At the LFF: "Camp X Ray"


As America heads into a new conflict in the Middle East, the country's filmmakers continue to pick over the last one. Peter Sattler's Camp X Ray offers a fictional slant on subject matter previously broached in documentary form by Alex Gibney (Taxi to the Dark Side) and Errol Morris (Standard Operating Procedure), ushering us inside the sniper-manned gates of Guantanamo Bay to depict the relationship between detainees - the authorities' Orwellian term for prisoners - and guards. Kristen Stewart plays Private Amy Cole, a recent arrival at this facility who's marginalised twice over by her standing as both rookie and female rookie; just as she must redact images of women from the month-old newspapers she distributes to her Muslim charges from the library cart, she increasingly finds herself obliged to deny aspects of who she is in order to fit in with her predominantly male colleagues.

As that parallel suggests, the film is at its strongest describing Amy's daily routines. Stewart's natural air of flintiness sits well in uniform: scraping back her hair emphasises the dark crescents under her eyes that speak to sleepless nights in thin-walled institutional lodgings, and that unmistakably unconventional jawline - on her very first shift, indeed, Amy will be socked in the mouth while transferring one prisoner. As she feels the need to shape up, those watchful, slightly hurt eyes convey a young woman's growing sense of alienation from her surroundings. Stewart makes especially expressive the act of flipping down a toilet seat at a communal facility with her foot; more so than the heavy-handed sexual assault that follows, it suggests a woman at the mercy of the meatheads and pussyhounds gathered around her. (And to all those still bemoaning the passivity of the Stewart screen persona, I say sometimes it's possible to make a point out of passivity: Amy Cole becomes unhappier the more she strives to follow orders.)

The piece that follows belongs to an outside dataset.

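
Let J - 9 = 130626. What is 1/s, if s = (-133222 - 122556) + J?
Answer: -1/125143 ≈ -7.9909e-6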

The film's sympathies are youthful ones, certainly. Amy bonds with one detainee, Ali (Peyman Moaadi, from A Separation), over the Harry Potter books missing from her library cart. (There's a nice mix-up over the meaning of the word "snitch".) Similarly, the casting of Stewart and Prison Break hothead Lane Garrison as the camp's alpha suggests how girls and boys were sent to do a man's job. (By contrast, their supervising officer, played by John Carroll Lynch, appears distant, diffident; he's never around when anybody needs him to be.) Sattler's film could be a sibling to Kimberly Pierce's Iraq-moment Stop-Loss in its mix of good intentions and occasional, naive missteps. I think we probably needed to know more about Ali - arrested in the opening scene while touting a bag full of mobile phones - and what the authorities think they have him locked up for: keeping the grown-ups out of the picture creates a void this bearded Emily Dickinson enthusiast can't help but fill, and there were stretches where I feared Camp X Ray would conclude with a tearful Stewart chasing after this romantic martyr as he's led off to be waterboarded, as though Guantanamo were the world's unlikeliest pick-up joint.

Thankfully, Sattler and his actors are smart enough to resist that commercially minded temptation; instead, prisoner and guard seem to bond more out of a shared boredom than anything else - the boredom that follows from spending 23 hours of every day locked up in a windowless cell with no immediate hope of release, or from having to enforce a stifling and repressive state policy as a way of making ends meet. "How long are we gonna have to keep doing this?," asks Amy of one of her male colleagues. "As long as they can," comes the shrugging response. Camp X Ray flirts with the idea of establishing an equivalent victimhood between American captor and Muslim captive, but its concluding images leave us in no doubt where these characters ultimately diverge: one of them's free to go home, while the other's going absolutely nowhere.

Camp X Ray screens on Thu 9 at 12.30pm in the Odeon West End 2; then at 8.45pm on Fri 10 in the Odeon West End 1; then again on Fri 17 at 9pm at Rich Mix.